Thirteenth Child

Reviewer: Katherine Ray

Author: Patricia C. Wrede

Published: 2009

Reviewed: 2009-05-14

Publisher: Scholastic Press

I just sat down and polished off Wrede's "Thirteenth Child," that is I
sat down and read it in about 4 hours straight. It's pretty good. I
turned to the back cover and they had a blurb from Tamora Pierce
saying "I plunged in and couldn't put it down until I finished. It's
a fascinating adventure in an America where an 'unlucky' thirteenth
child finds her own magic on a frontier where the dragons and the
mammoths play." And I said, "drat, that's what I was going to say."

I'll just have to be less succinct. The best part about this book is
the world building. I really like this alternate America she's made.
There are magical animals and non-magical animals. The Ice Age didn't
kill off the mammoths and saber-toothed tigers. The Civil War
happened earlier. The main character worries, "I couldn't remember
the Columbian Presidents past the first five --- George Washignton,
John Adams, Thomas Jefferson, Eduard Baier, and Herman Augustus
Morton." Benjamin Franklin was the seventh son of a seventh son and
put up a great magical barrier in what I suspect is the Mississippi
River. Lewis and Clark couldn't fight their way through the wooly
mammoths and steam dragons, and so disappeared, and America never made
it to the Pacific Ocean.

The story is about the twin sister of a seventh son of a seventh son.
I suspect the premise of the book is similar to the Alvin Maker books,
but I can't be sure, as I haven't read them. They certainly share the
"seventh son of a seventh son is special" and the "American frontier,
with magic!" aspects, but Wrede focuses on the seventh daughter. She
also leaves out the Native Americans, unless that's what she means by
"Hijero-Cathayan," but looking up Cathay says it's a standard
alternate name for China, so no go there. I do wonder what happened
to all the Native Americans.

She does do a really nice job writing about family matters from the
point of view of the 13th child of someone who had six older brothers
and and unknown number of older sisters. That is, the whole family is
HUGE, and there are feuds between various members.

She also does a nice job of illustrating the effects of someone being
told, "you're number 13, you're going to be EVIL" and "you're a double
seventh son, omigod you're so special!!!"
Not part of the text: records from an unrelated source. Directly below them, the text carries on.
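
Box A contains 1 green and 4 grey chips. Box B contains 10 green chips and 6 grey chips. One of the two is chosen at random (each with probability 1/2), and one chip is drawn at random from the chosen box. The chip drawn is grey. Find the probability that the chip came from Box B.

P(grey | Box A) = 4/5; P(grey | Box B) = 3/8.
P(grey) = 1/2·4/5 + 1/2·3/8 = 47/80.
By Bayes' rule, P(Box B | grey) = 3/16 / 47/80 = 15/47 ≈ 0.3191.

15/47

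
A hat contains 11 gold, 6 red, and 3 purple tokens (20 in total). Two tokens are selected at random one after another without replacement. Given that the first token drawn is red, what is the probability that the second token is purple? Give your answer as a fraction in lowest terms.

3/19

After removing 1 red, the hat has 3 purple out of 19 remaining.
P(second is purple | given) = 3/19 ≈ 0.1579.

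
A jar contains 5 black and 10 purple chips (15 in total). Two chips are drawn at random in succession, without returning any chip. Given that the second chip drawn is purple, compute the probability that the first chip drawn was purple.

9/14

P(first=purple and the second chip drawn is purple) = (10/15)·(9/14) = 3/7.
P(the second chip drawn is purple) = Σ over first color = 5/21 + 3/7 = 2/3.
By Bayes, P(first=purple | the second chip drawn is purple) = 3/7 / 2/3 = 9/14 ≈ 0.6429.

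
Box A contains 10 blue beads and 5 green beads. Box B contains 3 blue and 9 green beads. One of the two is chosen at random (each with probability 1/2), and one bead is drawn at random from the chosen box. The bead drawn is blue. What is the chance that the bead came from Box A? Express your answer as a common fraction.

8/11

P(blue | Box A) = 2/3; P(blue | Box B) = 1/4.
P(blue) = 1/2·2/3 + 1/2·1/4 = 11/24.
By Bayes' rule, P(Box A | blue) = 1/3 / 11/24 = 8/11 ≈ 0.7273.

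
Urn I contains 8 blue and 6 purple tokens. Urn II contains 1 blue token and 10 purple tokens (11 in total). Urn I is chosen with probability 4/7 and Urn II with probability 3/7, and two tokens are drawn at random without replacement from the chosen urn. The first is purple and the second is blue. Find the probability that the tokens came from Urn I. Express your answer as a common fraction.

P(E | Urn I) = 24/91; P(E | Urn II) = 1/11.
P(E) = 4/7·24/91 + 3/7·1/11 = 1329/7007.
By Bayes' rule, P(Urn I | E) = 96/637 / 1329/7007 = 352/443 ≈ 0.7946.

352/443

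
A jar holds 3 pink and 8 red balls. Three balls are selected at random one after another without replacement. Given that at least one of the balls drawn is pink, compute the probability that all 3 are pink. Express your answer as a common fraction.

1/109

P(all 3 pink) = C(3,3)/C(11,3) = 1/165; P(at least one pink) = 1 − C(8,3)/C(11,3) = 109/165.
Since 'all 3 pink' ⊆ 'at least one pink', P(all 3 | at least one) = 1/165 / 109/165 = 1/109 ≈ 0.0092.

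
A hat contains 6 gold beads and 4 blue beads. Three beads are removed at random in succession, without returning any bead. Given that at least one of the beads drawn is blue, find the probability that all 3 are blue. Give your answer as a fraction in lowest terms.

P(all 3 blue) = C(4,3)/C(10,3) = 1/30; P(at least one blue) = 1 − C(6,3)/C(10,3) = 5/6.
Since 'all 3 blue' ⊆ 'at least one blue', P(all 3 | at least one) = 1/30 / 5/6 = 1/25 ≈ 0.0400.

1/25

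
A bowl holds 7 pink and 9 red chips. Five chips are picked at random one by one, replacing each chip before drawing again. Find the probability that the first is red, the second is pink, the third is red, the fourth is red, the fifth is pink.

Multiply the conditional probability of each draw in order, with replacement (the composition resets each draw).
P = (9/16) · (7/16) · (9/16) · (9/16) · (7/16) = 35721/1048576 ≈ 0.0341.

35721/1048576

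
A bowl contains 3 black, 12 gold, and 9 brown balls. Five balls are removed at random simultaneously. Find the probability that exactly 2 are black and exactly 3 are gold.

5/322

Unordered draws without replacement: count favorable combinations over C(24,5).
Favorable = C(3,2) · C(12,3) · C(9,0) = 660; total = C(24,5) = 42504.
P = 660/42504 = 5/322 ≈ 0.0155.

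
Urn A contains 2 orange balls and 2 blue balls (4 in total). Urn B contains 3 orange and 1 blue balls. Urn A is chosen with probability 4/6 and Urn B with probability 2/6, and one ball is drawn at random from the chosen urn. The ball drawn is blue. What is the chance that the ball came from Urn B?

P(blue | Urn A) = 1/2; P(blue | Urn B) = 1/4.
P(blue) = 2/3·1/2 + 1/3·1/4 = 5/12.
By Bayes' rule, P(Urn B | blue) = 1/12 / 5/12 = 1/5 ≈ 0.2000.

1/5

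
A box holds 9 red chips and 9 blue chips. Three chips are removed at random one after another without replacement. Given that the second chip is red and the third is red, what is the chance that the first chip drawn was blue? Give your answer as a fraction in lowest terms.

9/16

P(first=blue and the second chip is red and the third is red) = (9/18)·(9/17)·(8/16) = 9/68.
P(E) = Σ over first color = 7/68 + 9/68 = 4/17.
By Bayes, P(first=blue | E) = 9/68 / 4/17 = 9/16 ≈ 0.5625.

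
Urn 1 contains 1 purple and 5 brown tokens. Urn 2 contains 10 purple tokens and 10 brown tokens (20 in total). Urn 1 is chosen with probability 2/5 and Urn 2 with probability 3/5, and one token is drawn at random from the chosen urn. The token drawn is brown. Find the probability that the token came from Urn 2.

9/19

P(brown | Urn 1) = 5/6; P(brown | Urn 2) = 1/2.
P(brown) = 2/5·5/6 + 3/5·1/2 = 19/30.
By Bayes' rule, P(Urn 2 | brown) = 3/10 / 19/30 = 9/19 ≈ 0.4737.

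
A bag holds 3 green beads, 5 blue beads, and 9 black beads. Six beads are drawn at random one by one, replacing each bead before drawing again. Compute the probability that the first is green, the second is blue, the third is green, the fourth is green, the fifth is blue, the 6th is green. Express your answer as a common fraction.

2025/24137569

Multiply the conditional probability of each draw in order, with replacement (the composition resets each draw).
P = (3/17) · (5/17) · (3/17) · (3/17) · (5/17) · (3/17) = 2025/24137569 ≈ 0.0001.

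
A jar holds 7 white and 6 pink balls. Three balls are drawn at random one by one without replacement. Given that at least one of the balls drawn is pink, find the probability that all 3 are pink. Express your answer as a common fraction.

P(all 3 pink) = C(6,3)/C(13,3) = 10/143; P(at least one pink) = 1 − C(7,3)/C(13,3) = 251/286.
Since 'all 3 pink' ⊆ 'at least one pink', P(all 3 | at least one) = 10/143 / 251/286 = 20/251 ≈ 0.0797.

20/251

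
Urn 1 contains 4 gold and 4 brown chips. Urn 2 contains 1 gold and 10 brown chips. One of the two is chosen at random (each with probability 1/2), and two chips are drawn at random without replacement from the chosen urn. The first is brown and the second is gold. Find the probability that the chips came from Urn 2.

7/29

P(E | Urn 1) = 2/7; P(E | Urn 2) = 1/11.
P(E) = 1/2·2/7 + 1/2·1/11 = 29/154.
By Bayes' rule, P(Urn 2 | E) = 1/22 / 29/154 = 7/29 ≈ 0.2414.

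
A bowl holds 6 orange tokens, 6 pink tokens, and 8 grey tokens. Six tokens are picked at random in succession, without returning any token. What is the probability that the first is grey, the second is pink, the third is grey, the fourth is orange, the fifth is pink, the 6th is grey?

Multiply the conditional probability of each draw in order, without replacement, so each draw removes one from its color and from the total.
P = (8/20) · (6/19) · (7/18) · (6/17) · (5/16) · (6/15) = 7/3230 ≈ 0.0022.

7/3230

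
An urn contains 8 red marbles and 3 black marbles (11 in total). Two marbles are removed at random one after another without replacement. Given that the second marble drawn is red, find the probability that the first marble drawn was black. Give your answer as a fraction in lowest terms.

3/10

P(first=black and the second marble drawn is red) = (3/11)·(8/10) = 12/55.
P(the second marble drawn is red) = Σ over first color = 28/55 + 12/55 = 8/11.
By Bayes, P(first=black | the second marble drawn is red) = 12/55 / 8/11 = 3/10 ≈ 0.3000.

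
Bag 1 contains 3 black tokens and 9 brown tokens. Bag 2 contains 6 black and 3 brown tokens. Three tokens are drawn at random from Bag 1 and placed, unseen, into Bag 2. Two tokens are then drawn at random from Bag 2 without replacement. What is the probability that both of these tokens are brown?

167/968

Condition on how many of the transferred tokens are brown (from Bag 1: 9 brown of 12; then Bag 2 has 12 total).
  0 brown: C(9,0)C(3,3)/C(12,3) = 1/220; then P = C(3,2)/C(12,2) = 1/22
  1 brown: C(9,1)C(3,2)/C(12,3) = 27/220; then P = C(4,2)/C(12,2) = 1/11
  2 brown: C(9,2)C(3,1)/C(12,3) = 27/55; then P = C(5,2)/C(12,2) = 5/33
  3 brown: C(9,3)C(3,0)/C(12,3) = 21/55; then P = C(6,2)/C(12,2) = 5/22
P(both brown) = 167/968 ≈ 0.1725.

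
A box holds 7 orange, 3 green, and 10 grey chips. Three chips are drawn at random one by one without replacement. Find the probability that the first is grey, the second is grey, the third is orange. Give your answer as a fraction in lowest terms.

Multiply the conditional probability of each draw in order, without replacement, so each draw removes one from its color and from the total.
P = (10/20) · (9/19) · (7/18) = 7/76 ≈ 0.0921.

7/76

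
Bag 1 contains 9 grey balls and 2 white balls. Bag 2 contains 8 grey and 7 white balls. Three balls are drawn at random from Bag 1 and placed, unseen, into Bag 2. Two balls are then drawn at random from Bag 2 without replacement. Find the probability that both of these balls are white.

152/935

Condition on how many of the transferred balls are white (from Bag 1: 2 white of 11; then Bag 2 has 18 total).
  0 white: C(2,0)C(9,3)/C(11,3) = 28/55; then P = C(7,2)/C(18,2) = 7/51
  1 white: C(2,1)C(9,2)/C(11,3) = 24/55; then P = C(8,2)/C(18,2) = 28/153
  2 white: C(2,2)C(9,1)/C(11,3) = 3/55; then P = C(9,2)/C(18,2) = 4/17
P(both white) = 152/935 ≈ 0.1626.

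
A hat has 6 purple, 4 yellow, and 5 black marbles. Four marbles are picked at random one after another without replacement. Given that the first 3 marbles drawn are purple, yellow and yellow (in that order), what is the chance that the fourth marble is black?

5/12

After removing 1 purple, 2 yellow, the hat has 5 black out of 12 remaining.
P(fourth is black | given) = 5/12 ≈ 0.4167.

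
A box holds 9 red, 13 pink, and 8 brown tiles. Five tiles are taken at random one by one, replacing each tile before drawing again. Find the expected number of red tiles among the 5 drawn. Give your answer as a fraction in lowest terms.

By linearity of expectation, E[X] = Σ P(draw i is red); each independent draw has P(red) = 9/30.
E[X] = 5 · 9/30 = 3/2 ≈ 1.5000.

3/2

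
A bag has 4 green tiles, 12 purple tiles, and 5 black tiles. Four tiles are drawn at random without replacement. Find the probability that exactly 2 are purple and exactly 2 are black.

44/399

Unordered draws without replacement: count favorable combinations over C(21,4).
Favorable = C(4,0) · C(12,2) · C(5,2) = 660; total = C(21,4) = 5985.
P = 660/5985 = 44/399 ≈ 0.1103.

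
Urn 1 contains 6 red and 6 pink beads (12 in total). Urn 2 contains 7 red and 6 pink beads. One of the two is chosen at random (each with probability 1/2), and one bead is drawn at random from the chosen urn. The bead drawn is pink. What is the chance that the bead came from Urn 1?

13/25

P(pink | Urn 1) = 1/2; P(pink | Urn 2) = 6/13.
P(pink) = 1/2·1/2 + 1/2·6/13 = 25/52.
By Bayes' rule, P(Urn 1 | pink) = 1/4 / 25/52 = 13/25 ≈ 0.5200.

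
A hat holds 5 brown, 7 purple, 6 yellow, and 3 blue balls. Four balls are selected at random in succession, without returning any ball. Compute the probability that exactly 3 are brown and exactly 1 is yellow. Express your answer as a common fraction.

Unordered draws without replacement: count favorable combinations over C(21,4).
Favorable = C(5,3) · C(7,0) · C(6,1) · C(3,0) = 60; total = C(21,4) = 5985.
P = 60/5985 = 4/399 ≈ 0.0100.

4/399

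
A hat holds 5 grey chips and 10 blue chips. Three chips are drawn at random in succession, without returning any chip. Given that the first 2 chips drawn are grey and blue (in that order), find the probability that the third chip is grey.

After removing 1 grey, 1 blue, the hat has 4 grey out of 13 remaining.
P(third is grey | given) = 4/13 ≈ 0.3077.

4/13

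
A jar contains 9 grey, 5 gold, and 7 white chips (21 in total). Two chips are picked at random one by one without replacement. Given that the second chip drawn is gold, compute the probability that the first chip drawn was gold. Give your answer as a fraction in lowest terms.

1/5

P(first=gold and the second chip drawn is gold) = (5/21)·(4/20) = 1/21.
P(the second chip drawn is gold) = Σ over first color = 3/28 + 1/21 + 1/12 = 5/21.
By Bayes, P(first=gold | the second chip drawn is gold) = 1/21 / 5/21 = 1/5 ≈ 0.2000.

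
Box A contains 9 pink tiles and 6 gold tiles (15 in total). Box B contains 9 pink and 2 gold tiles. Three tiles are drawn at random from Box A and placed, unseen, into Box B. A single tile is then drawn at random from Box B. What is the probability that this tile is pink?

27/35

Condition on how many of the transferred tiles are pink (from Box A: 9 pink of 15; then Box B has 14 total).
  0 pink: C(9,0)C(6,3)/C(15,3) = 4/91; then P = 9/14
  1 pink: C(9,1)C(6,2)/C(15,3) = 27/91; then P = 10/14
  2 pink: C(9,2)C(6,1)/C(15,3) = 216/455; then P = 11/14
  3 pink: C(9,3)C(6,0)/C(15,3) = 12/65; then P = 12/14
P(pink from Box B) = 27/35 ≈ 0.7714.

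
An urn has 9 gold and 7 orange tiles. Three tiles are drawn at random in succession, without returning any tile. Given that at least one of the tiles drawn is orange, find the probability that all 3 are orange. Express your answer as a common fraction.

P(all 3 orange) = C(7,3)/C(16,3) = 1/16; P(at least one orange) = 1 − C(9,3)/C(16,3) = 17/20.
Since 'all 3 orange' ⊆ 'at least one orange', P(all 3 | at least one) = 1/16 / 17/20 = 5/68 ≈ 0.0735.

5/68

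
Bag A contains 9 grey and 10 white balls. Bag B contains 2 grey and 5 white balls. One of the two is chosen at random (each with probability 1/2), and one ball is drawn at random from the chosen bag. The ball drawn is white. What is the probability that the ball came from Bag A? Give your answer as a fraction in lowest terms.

P(white | Bag A) = 10/19; P(white | Bag B) = 5/7.
P(white) = 1/2·10/19 + 1/2·5/7 = 165/266.
By Bayes' rule, P(Bag A | white) = 5/19 / 165/266 = 14/33 ≈ 0.4242.

14/33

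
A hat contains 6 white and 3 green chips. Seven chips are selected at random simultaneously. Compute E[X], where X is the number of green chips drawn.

7/3

By linearity of expectation, E[X] = Σ P(draw i is green); by symmetry each draw (even without replacement) has P(green) = 3/9.
E[X] = 7 · 3/9 = 7/3 ≈ 2.3333.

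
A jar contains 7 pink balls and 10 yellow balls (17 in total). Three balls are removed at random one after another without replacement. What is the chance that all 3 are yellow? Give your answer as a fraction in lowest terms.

3/17

Unordered draws without replacement: count favorable combinations over C(17,3).
Favorable = C(7,0) · C(10,3) = 120; total = C(17,3) = 680.
P = 120/680 = 3/17 ≈ 0.1765.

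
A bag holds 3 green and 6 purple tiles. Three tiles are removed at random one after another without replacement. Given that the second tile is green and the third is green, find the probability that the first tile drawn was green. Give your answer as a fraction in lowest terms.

P(first=green and the second tile is green and the third is green) = (3/9)·(2/8)·(1/7) = 1/84.
P(E) = Σ over first color = 1/84 + 1/14 = 1/12.
By Bayes, P(first=green | E) = 1/84 / 1/12 = 1/7 ≈ 0.1429.

1/7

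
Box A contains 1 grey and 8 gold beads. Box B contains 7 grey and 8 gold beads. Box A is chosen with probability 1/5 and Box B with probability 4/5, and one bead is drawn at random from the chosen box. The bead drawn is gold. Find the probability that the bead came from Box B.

12/17

P(gold | Box A) = 8/9; P(gold | Box B) = 8/15.
P(gold) = 1/5·8/9 + 4/5·8/15 = 136/225.
By Bayes' rule, P(Box B | gold) = 32/75 / 136/225 = 12/17 ≈ 0.7059.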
So, yes, good book, lovely world-building, good characters, as much
romance as you would expect from a book from Scholastic (i.e. young
adult, i.e. the main characters don't quite realize what they're
headed for eventually (though a bunch of secondary characters get
married: she's the youngest child, it's the late 1800's, what did you
expect?)), and a nice big climactic scene near the very end with
minimal denouement which I think is typical in Wrede's books.